Standard braces don’t normally affect how you talk or the sound of your voice. Sometimes, you may find it difficult for the first couple of days but then you will be able to talk fine.
Are there any activities that I should avoid when I have braces?
You can continue to do most things such as enjoying sports and playing musical instruments. For some sports, you should wear an orthodontic mouth guard. It is also best to avoid activities where you could suffer a lot of blows to your mouth such as boxing or karate.
Does having braces affect what I eat?
You can continue to eat most foods when you wear braces. In the first few days, you would probably be advised to stick to softer foods.
After that, you may need to be careful with hard or sticky foods like caramel and some nuts. You want to make sure the food does not stick on your braces or pull them off your teeth.
In addition, chewing gum is usually not recommended. Some sugar free gums have been reported as causing less problems but talk to your orthodontist if you want to be able to chew gum.
Can the braces come off?
This can happen and it is usually not a major problem. Your orthodontist will attach them again. If it happens a lot, some larger adjustments may be needed.
What happens if a piece comes off and I swallow it?
This is quite rare but it is usually not a major problem. Any parts that you swallow should just pass through your digestive system.
Many teenagers wonder why they need to wear braces.
Is it all about cosmetics or is there something more important?
Back in the days of the cave men, teenagers were only two or three feet tall.
But over the last 10,000 years, people have got bigger. While our mouths have got a little bigger, our teeth got a lot bigger.
As a result, teeth no longer fit correctly into most people’s mouths.
While improving your smile is a great reason for getting braces, there are more important problems that can arise if you don’t deal with crooked teeth.
Digestion Problems: If your teeth are not straight, you will not be able to chew your food correctly and this can lead to stomach problems
Dental Problems: If you don’t deal with crooked teeth early on, your teeth will be hard to clean, and you will face gum problems and greater wear on your teeth.
Breathing problem: As you get older the roof of your mouth can sometimes partially block the air passages in your nose making you snore loudly. The risk of this can be reduced by having braces.
Truth is about 70% of teenagers need braces and therefore having braces will not make you feel different to most of your friends.

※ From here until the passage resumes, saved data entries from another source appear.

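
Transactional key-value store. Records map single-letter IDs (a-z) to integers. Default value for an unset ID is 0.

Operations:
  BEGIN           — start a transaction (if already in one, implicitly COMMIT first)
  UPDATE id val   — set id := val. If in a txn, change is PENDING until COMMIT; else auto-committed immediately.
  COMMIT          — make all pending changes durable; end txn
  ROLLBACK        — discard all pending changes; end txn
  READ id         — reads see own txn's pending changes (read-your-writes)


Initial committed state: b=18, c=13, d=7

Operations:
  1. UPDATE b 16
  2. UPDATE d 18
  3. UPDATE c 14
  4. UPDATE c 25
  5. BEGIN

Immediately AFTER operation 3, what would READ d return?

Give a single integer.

Initial committed: {b=18, c=13, d=7}
Op 1: UPDATE b=16 (auto-commit; committed b=16)
Op 2: UPDATE d=18 (auto-commit; committed d=18)
Op 3: UPDATE c=14 (auto-commit; committed c=14)
After op 3: visible(d) = 18 (pending={}, committed={b=16, c=14, d=18})

Answer: 18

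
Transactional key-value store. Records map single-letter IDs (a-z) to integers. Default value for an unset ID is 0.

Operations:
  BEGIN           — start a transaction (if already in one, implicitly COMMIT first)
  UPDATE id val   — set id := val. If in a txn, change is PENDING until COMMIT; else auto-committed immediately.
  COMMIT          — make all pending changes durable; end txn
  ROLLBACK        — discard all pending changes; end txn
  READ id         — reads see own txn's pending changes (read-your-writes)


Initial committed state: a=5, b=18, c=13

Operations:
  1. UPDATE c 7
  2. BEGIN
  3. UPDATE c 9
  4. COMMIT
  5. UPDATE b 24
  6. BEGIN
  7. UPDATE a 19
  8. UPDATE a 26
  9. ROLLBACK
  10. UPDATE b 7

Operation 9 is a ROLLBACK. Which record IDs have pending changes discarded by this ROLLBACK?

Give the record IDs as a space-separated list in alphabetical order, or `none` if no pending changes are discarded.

Initial committed: {a=5, b=18, c=13}
Op 1: UPDATE c=7 (auto-commit; committed c=7)
Op 2: BEGIN: in_txn=True, pending={}
Op 3: UPDATE c=9 (pending; pending now {c=9})
Op 4: COMMIT: merged ['c'] into committed; committed now {a=5, b=18, c=9}
Op 5: UPDATE b=24 (auto-commit; committed b=24)
Op 6: BEGIN: in_txn=True, pending={}
Op 7: UPDATE a=19 (pending; pending now {a=19})
Op 8: UPDATE a=26 (pending; pending now {a=26})
Op 9: ROLLBACK: discarded pending ['a']; in_txn=False
Op 10: UPDATE b=7 (auto-commit; committed b=7)
ROLLBACK at op 9 discards: ['a']

Answer: a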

One reason orthodontic treatment for adults is different is that, when you are older, it is harder to enlarge your mouth to get all of your teeth to fit.
When you are growing, your jaw is more flexible and the orthodontist can stretch your mouth so everything fits.

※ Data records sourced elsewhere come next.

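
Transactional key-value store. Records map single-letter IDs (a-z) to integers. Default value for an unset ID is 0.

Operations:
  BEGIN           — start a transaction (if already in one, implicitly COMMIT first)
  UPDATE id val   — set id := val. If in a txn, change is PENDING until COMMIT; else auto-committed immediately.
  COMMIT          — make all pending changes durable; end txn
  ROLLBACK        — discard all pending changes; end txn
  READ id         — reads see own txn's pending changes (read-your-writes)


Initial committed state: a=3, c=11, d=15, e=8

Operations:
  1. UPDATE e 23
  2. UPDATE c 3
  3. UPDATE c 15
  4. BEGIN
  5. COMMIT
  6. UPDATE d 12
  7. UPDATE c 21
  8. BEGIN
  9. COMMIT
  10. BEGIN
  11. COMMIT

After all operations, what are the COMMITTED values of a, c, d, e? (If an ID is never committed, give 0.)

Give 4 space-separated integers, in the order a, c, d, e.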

However, after you finish growing, your jaw hardens and it becomes difficult for an orthodontist to stretch it.
While you can have your jaw enlarged surgically, most adults opt to have their teeth straightened without this step.
This may mean you need to have some teeth removed to make everything fit. This may not have been necessary if the treatment had been done when you were still growing.
However, there are many benefits in having orthodontic treatment at any age.
In adult life, it can help your digestion and your general health as well as preventing dental problems.
The main difference is that orthodontic treatment when you are older can be a bit slower and even slightly more painful than for younger patients.